O Que São FIDCs e Por Que a Falta de Informação Preocupa?
Os FIDCs, que se consolidaram como uma das classes de fundos de maior crescimento no país, são veículos de investimento que aplicam em direitos creditórios, como recebíveis de empresas. A complexidade de suas estruturas, aliada à natureza dos ativos, torna a divulgação regular de informes mensais — contendo dados sobre patrimônio, crédito e inadimplência — crucial para a tomada de decisão dos investidores. A ausência dessas informações deixa os cotistas, especialmente os institucionais, “no escuro”, dificultando o acompanhamento do desempenho e a precificação correta de seus investimentos.
Magnitude do Problema e Impacto no Mercado
O estudo da Uqbar aponta que, até o início de abril, 76 FIDCs não haviam divulgado seus dados referentes a fevereiro, um atraso significativo em relação ao prazo estabelecido de 15 de março. A Reag, administradora que se encontra em processo de liquidação pelo Banco Central, concentra a maior parte desses atrasos, com 37 fundos impactados. Esse cenário gera um efeito cascata, uma vez que fundos que investem em outros FIDCs ficam sem base para calcular o valor de seus próprios ativos.

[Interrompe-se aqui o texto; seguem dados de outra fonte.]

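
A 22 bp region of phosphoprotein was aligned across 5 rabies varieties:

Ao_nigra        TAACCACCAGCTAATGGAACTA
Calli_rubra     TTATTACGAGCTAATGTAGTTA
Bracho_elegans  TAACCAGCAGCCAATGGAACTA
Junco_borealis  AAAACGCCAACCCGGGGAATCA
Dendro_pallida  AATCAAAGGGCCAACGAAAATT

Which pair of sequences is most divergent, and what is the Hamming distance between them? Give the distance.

15

Pairwise Hamming distances:
  Ao_nigra vs Calli_rubra: 7
  Ao_nigra vs Bracho_elegans: 2
  Ao_nigra vs Junco_borealis: 10
  Ao_nigra vs Dendro_pallida: 11
  Calli_rubra vs Bracho_elegans: 9
  Calli_rubra vs Junco_borealis: 14
  Calli_rubra vs Dendro_pallida: 13
  Bracho_elegans vs Junco_borealis: 10
  Bracho_elegans vs Dendro_pallida: 10
  Junco_borealis vs Dendro_pallida: 15
The largest is 15, between Junco_borealis and Dendro_pallida.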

CVM Intensifica Fiscalização e Multas
A Comissão de Valores Mobiliários (CVM) já manifestou seu descontentamento com a situação e reforçou a aplicação de multas automáticas de até R$ 60 mil por atraso na entrega dos informes. Em um ofício enviado no início do ano, a autarquia destacou que muitas administradoras alegam falhas nos controles internos para justificar os atrasos, o que agrava a percepção de risco. O temor de dados imprecisos e a consequente perda de confiança do mercado, especialmente por parte de investidores institucionais que têm aumentado sua alocação em FIDCs, é palpável. Especialistas preveem um endurecimento das regras por parte da CVM, possivelmente com o apoio do Banco Central.
Casos Específicos e Efeito Cascata
Entre os fundos com informações em atraso, destaca-se o ANNA FIC FIDC Não Padronizado, administrado pela Reag, com um patrimônio líquido de R$ 15,7 bilhões em dezembro. A situação da Reag, com problemas operacionais e sob liquidação, levanta questionamentos sobre a adequação do lastro de muitas carteiras. Outros fundos, como o Rover FIDC e o Fictor FIDC, também enfrentam dificuldades, com suspensão de resgates e atrasos em pagamentos, reflexo de problemas de liquidez e de emissores. A Planner, outra administradora com FIDCs em atraso, alega que se trata de fundos recém-transferidos com pendências anteriores.
Risco Reputacional e Expectativas Futuras
A falta de transparência representa um risco reputacional “imenso” para a indústria de FIDCs. A incerteza sobre a precisão dos dados divulgados, somada à dificuldade de processamento de carteiras complexas, afeta a confiança do mercado. A expectativa geral é de que a CVM, em linha com a postura mais rigorosa do Banco Central em relação às DTVMs, endureça as regras para o mercado de FIDCs em breve, o que pode levar muitas administradoras a ficarem “no meio do caminho”.